On Tue, 6 Feb 2001, Eli Zaretskii wrote:
> > From: Hans-Bernhard Broeker <broeker AT physik DOT rwth-aachen DOT de>
[...]

> > I don't think it makes any sense to even try. Except for situation
> > which other compiler optimizations already should have taken care of,
> > the relative position of functions in address space doesn't make any
> > difference at all on x86 processors in 32 bit flat mode and using GCC.
> 
> ???  One thing I'd do is to group functions which are called many
> times together.  This would maximize the probability that they are in
> the L1 cache most of the time.

The things you might be missing would be that the L1 cache is a dynamic
beast, and that the chunks it caches as one piece of memory ("cache
lines") are small compared to the average size of an average function.  
I.e. you'll hardly ever fit two or more functions into a single cache
line. And even if you can, I doubt the effect is going to be measurable.
Plus it would probably be a more promising idea to ensure these very small
functions are inlined or optimized out of existence.

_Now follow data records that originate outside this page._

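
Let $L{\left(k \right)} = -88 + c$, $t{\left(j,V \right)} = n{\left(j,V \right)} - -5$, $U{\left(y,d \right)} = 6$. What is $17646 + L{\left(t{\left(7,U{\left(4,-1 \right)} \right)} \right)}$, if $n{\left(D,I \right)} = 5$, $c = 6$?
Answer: $17564$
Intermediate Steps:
$t{\left(j,V \right)} = 10$ ($t{\left(j,V \right)} = 5 - -5 = 5 + 5 = 10$)
$L{\left(k \right)} = -82$ ($L{\left(k \right)} = -88 + 6 = -82$)
$17646 + L{\left(t{\left(7,U{\left(4,-1 \right)} \right)} \right)} = 17646 - 82 = 17564$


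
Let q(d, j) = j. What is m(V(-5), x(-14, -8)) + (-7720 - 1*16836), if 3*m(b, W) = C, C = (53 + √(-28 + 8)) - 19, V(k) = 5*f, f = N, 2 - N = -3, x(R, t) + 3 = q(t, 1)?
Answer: -73634/3 + 2*I*√5/3 ≈ -24545.0 + 1.4907*I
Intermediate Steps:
x(R, t) = -2 (x(R, t) = -3 + 1 = -2)
N = 5 (N = 2 - 1*(-3) = 2 + 3 = 5)
f = 5
V(k) = 25 (V(k) = 5*5 = 25)
C = 34 + 2*I*√5 (C = (53 + √(-20)) - 19 = (53 + 2*I*√5) - 19 = 34 + 2*I*√5 ≈ 34.0 + 4.4721*I)
m(b, W) = 34/3 + 2*I*√5/3 (m(b, W) = (34 + 2*I*√5)/3 = 34/3 + 2*I*√5/3)
m(V(-5), x(-14, -8)) + (-7720 - 1*16836) = (34/3 + 2*I*√5/3) + (-7720 - 1*16836) = (34/3 + 2*I*√5/3) + (-7720 - 16836) = (34/3 + 2*I*√5/3) - 24556 = -73634/3 + 2*I*√5/3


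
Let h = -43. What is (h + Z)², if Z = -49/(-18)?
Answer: 525625/324 ≈ 1622.3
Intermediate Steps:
Z = 49/18 (Z = -49*(-1/18) = 49/18 ≈ 2.7222)
(h + Z)² = (-43 + 49/18)² = (-725/18)² = 525625/324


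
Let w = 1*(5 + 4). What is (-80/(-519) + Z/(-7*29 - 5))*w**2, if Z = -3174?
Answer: 22463271/17992 ≈ 1248.5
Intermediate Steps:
w = 9 (w = 1*9 = 9)
(-80/(-519) + Z/(-7*29 - 5))*w**2 = (-80/(-519) - 3174/(-7*29 - 5))*9**2 = (-80*(-1/519) - 3174/(-203 - 5))*81 = (80/519 - 3174/(-208))*81 = (80/519 - 3174*(-1/208))*81 = (80/519 + 1587/104)*81 = (831973/53976)*81 = 22463271/17992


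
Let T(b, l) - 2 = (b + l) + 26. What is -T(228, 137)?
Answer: -393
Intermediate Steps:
T(b, l) = 28 + b + l (T(b, l) = 2 + ((b + l) + 26) = 2 + (26 + b + l) = 28 + b + l)
-T(228, 137) = -(28 + 228 + 137) = -1*393 = -393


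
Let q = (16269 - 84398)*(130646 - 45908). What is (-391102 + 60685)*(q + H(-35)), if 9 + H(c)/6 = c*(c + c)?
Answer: 1907530566411852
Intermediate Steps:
H(c) = -54 + 12*c² (H(c) = -54 + 6*(c*(c + c)) = -54 + 6*(c*(2*c)) = -54 + 6*(2*c²) = -54 + 12*c²)
q = -5773115202 (q = -68129*84738 = -5773115202)
(-391102 + 60685)*(q + H(-35)) = (-391102 + 60685)*(-5773115202 + (-54 + 12*(-35)²)) = -330417*(-5773115202 + (-54 + 12*1225)) = -330417*(-5773115202 + (-54 + 14700)) = -330417*(-5773115202 + 14646) = -330417*(-5773100556) = 1907530566411852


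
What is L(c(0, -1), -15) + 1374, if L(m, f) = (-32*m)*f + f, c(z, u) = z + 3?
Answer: 2799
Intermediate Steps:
c(z, u) = 3 + z
L(m, f) = f - 32*f*m (L(m, f) = -32*f*m + f = f - 32*f*m)
L(c(0, -1), -15) + 1374 = -15*(1 - 32*(3 + 0)) + 1374 = -15*(1 - 32*3) + 1374 = -15*(1 - 96) + 1374 = -15*(-95) + 1374 = 1425 + 1374 = 2799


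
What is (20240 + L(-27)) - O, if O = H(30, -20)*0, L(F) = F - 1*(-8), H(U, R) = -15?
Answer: 20221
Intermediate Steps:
L(F) = 8 + F (L(F) = F + 8 = 8 + F)
O = 0 (O = -15*0 = 0)
(20240 + L(-27)) - O = (20240 + (8 - 27)) - 1*0 = (20240 - 19) + 0 = 20221 + 0 = 20221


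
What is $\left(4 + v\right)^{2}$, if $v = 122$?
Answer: $15876$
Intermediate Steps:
$\left(4 + v\right)^{2} = \left(4 + 122\right)^{2} = 126^{2} = 15876$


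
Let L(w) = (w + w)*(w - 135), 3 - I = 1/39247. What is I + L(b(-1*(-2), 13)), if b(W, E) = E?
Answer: -124373744/39247 ≈ -3169.0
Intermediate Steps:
I = 117740/39247 (I = 3 - 1/39247 = 117740/39247 ≈ 3.0000)
L(w) = 2*w*(-135 + w) (L(w) = (2*w)*(-135 + w) = 2*w*(-135 + w))
I + L(b(-1*(-2), 13)) = 117740/39247 + 2*13*(-135 + 13) = 117740/39247 + 2*13*(-122) = 117740/39247 - 3172 = -124373744/39247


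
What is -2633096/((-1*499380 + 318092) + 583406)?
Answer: -77444/11827 ≈ -6.5481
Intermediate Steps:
-2633096/((-1*499380 + 318092) + 583406) = -2633096/((-499380 + 318092) + 583406) = -2633096/(-181288 + 583406) = -2633096/402118 = -2633096*1/402118 = -77444/11827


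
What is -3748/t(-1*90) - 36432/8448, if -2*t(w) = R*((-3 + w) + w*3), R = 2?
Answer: -85015/5808 ≈ -14.638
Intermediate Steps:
t(w) = 3 - 4*w (t(w) = -((-3 + w) + w*3) = -((-3 + w) + 3*w) = -(-3 + 4*w) = -(-6 + 8*w)/2 = 3 - 4*w)
-3748/t(-1*90) - 36432/8448 = -3748/(3 - (-4)*90) - 36432/8448 = -3748/(3 - 4*(-90)) - 36432*1/8448 = -3748/(3 + 360) - 69/16 = -3748/363 - 69/16 = -85015/5808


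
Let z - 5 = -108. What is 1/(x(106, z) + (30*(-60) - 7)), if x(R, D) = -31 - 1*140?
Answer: -1/1978 ≈ -0.00050556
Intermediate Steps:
z = -103 (z = 5 - 108 = -103)
x(R, D) = -171 (x(R, D) = -31 - 140 = -171)
1/(x(106, z) + (30*(-60) - 7)) = 1/(-171 + (30*(-60) - 7)) = 1/(-171 + (-1800 - 7)) = 1/(-171 - 1807) = 1/(-1978) = -1/1978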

For any pair of functions that call each other frequently enough to
matter, they'll sooner or later both be in the L1 cache, anyway. Keeping
the functions small or removing them completely is more important than
their absolute positions, in that case.

It's all a balance between subroutine call overhead and the size of the
"active code set", at any given period of time.

The original motivation for the function ordering offered by gprof, IIRC,
is for processors where the cost of a jump varies strongly with its
distance. In segmented x86 operation modes, e.g., it could pay off to
reorder functions if it allowed short jumps and calls instead of far ones.

-- 
Hans-Bernhard Broeker (broeker AT physik DOT rwth-aachen DOT de)
Even if all the snow were burnt, ashes would remain.